Reading between the █████
Like a lot of news organizations, when the redacted Mueller report was released, we turned to the power of small multiples to visualize it. Our story displayed all the pages in each section, letting readers see where the most material was blacked out. It's the kind of display that seems like it would be a lot of work. But in fact, it's mostly just a few simple utilities glued together with Bash scripts. Here's a quick walkthrough of our process, in case you'd like to showcase some documents the same way.
Stage 1: Generate page snapshots
Our first step is to slice the PDF file into individual page images,
which is required for all subsequent steps. The Poppler
tools are a suite of
commands for converting PDF into a variety of formats. Our first
script
creates a pages
directory and then uses Poppler's pdftoppm
command to split it into numbered PNG files.
Stage 2 and 3: Create a report on the redaction color-coding
When we originally heard that the redactions in the report would be color coded, we thought it would be neat to get a count of how many pixels were used for each kind of redaction.

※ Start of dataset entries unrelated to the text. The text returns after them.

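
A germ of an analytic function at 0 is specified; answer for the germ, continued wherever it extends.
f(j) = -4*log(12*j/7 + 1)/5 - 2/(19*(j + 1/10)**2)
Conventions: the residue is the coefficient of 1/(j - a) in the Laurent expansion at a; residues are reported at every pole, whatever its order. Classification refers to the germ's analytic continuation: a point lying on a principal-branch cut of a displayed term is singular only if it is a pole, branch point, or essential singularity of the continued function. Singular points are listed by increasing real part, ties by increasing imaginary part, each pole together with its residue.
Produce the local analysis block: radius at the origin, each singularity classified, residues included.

Radius of convergence at 0: 1/10.
At -7/12: a logarithmic branch point.
At -1/10: a pole of order 2; residue 0.

Denominator factor (j + 1/10)^2: pole of order 2 at -1/10, modulus 1/10.
Branch term (-4/5)*log(1 - j/(-7/12)): its argument vanishes at j = -7/12, a logarithmic branch point, modulus 7/12.
The radius of convergence is the smallest modulus among the singular points: 1/10.
The branch term is analytic at -1/10 and contributes nothing to the residue; only the rational part matters.
At the order-2 pole -1/10 set g(j) = (j - (-1/10))^2*(rational part) = -2/19.
Order-2 pole: residue = g'(a); g'(-1/10) = 0, so the residue is 0.
List the singular points by increasing real part (a conjugate pair: the negative imaginary part first).


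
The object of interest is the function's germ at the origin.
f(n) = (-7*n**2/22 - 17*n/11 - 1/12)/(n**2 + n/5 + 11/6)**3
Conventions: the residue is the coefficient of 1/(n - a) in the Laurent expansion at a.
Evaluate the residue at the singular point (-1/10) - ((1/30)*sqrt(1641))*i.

The residue is -((465375/3600681106)*sqrt(1641))*i.

The factor n**2 + n/5 + 11/6 splits as (n - a)(n - a') with a = (-1/10) - ((1/30)*sqrt(1641))*i, a' = (-1/10) + ((1/30)*sqrt(1641))*i. At the order-3 pole a set g(n) = (n - a)^3*f(n) = [-7*n**2/22 - 17*n/11 - 1/12] / (n - a')^3.
Order-3 pole: residue = g''(a)/2; g''((-1/10) - ((1/30)*sqrt(1641))*i) = -((465375/1800340553)*sqrt(1641))*i, so the residue is -((465375/3600681106)*sqrt(1641))*i.


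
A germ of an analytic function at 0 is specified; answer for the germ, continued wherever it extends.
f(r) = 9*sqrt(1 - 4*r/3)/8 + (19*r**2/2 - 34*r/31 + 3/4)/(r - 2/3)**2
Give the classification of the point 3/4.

The point is an algebraic (square-root) branch point.

The term (9/8)*sqrt(1 - r/(3/4)) has argument 1 - 3/4/(3/4) = 0 at 3/4: a square-root (algebraic, two-sheeted) branch point; the remaining terms are analytic or single-valued there.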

So the second and third scripts in the repo use the versatile ImageMagick library to isolate specific colors, count each pixel, and then parse the results into a CSV for reporting.
Our assumption was that the redaction bars themselves would be colored. Unfortunately, the report used standard black bars instead, with color-coded, text labels on each bar. It would take precious time to figure out how to process this unexpected formatting, so we set aside these scripts and moved on to a more straightforward task.
Stage 4: OCR the document
We had hoped that the report would be distributed as searchable text, but we recognized that government documents are often encoded in non-machine readable formats. And sure enough, when the report was finally released, its contents were flat images, not text and shapes. We were prepared with an optical character recognition (OCR) system to do the conversion ourselves.
The open-source
Tesseract
OCR library usually works on a per-page basis, but it's possible to
pass it a text file with a list of images and have it stitch them
together into a full document. Our fourth
script
uses the Bash find
and sort
tools to generate a page list file,
then feeds that list to Tesseract for processing. The resulting scan
isn't perfect--in particular, the system is confused by the dotted
lines in the table of contents and some of the embedded social media
images--but the body text is clean enough to let reporters look for key
names or phrases.
Stage 5: Generate tiles
And now, the fun part: creating our per-section page
collages.
The problem isn't the tiling: ImageMagick comes to the rescue again,
with a montage
command that accepts a list of images, a count of
rows or columns, and a size for each tile. The difficulty is the scale
of creating those lists of images in each section. With more than 400
pages in the report, nobody wants to feed those to ImageMagick by hand.
Instead, our script defines a makeMontage
command that accepts a
start page, an end page, and an output filename. Using those, it
generates a sequence of filenames that it can pass to montage
.
Adding new sections only required us to look up the page numbers (which
we were already doing for other
reporting),
and add a line to spit out a new grid.
Final thoughts
Even though there's a lot at work being done by the computer, there are only about 70 lines of code in the entire repo. A third of that is taken up by the unused JavaScript for parsing the pixel counts in stage 2. It's a testament to the value of the UNIX philosophy of development: small utilities connected together, instead of single monolithic programs.
A good rule of thumb for building data pipelines like this is to make sure that each stage generates distinct output in a file or folder, instead of doing processing in-place. Not all tasks are created equal: performing OCR is time-consuming, while parsing color counts is extremely fast. By keeping both input and output intact, it's possible to re-run only specific parts of the pipeline during development, or as requirements change.
Not every document will lend itself to the kind of visual treatment that the Mueller report received, but the component tasks detailed here–OCR, pagination, and image analysis–are extremely common in a journalism context. Moreover, as the examples show, they can serve as the visual foundation for other kinds of analysis. Please feel free to use our code as a reference, and let us know about any projects you build with it!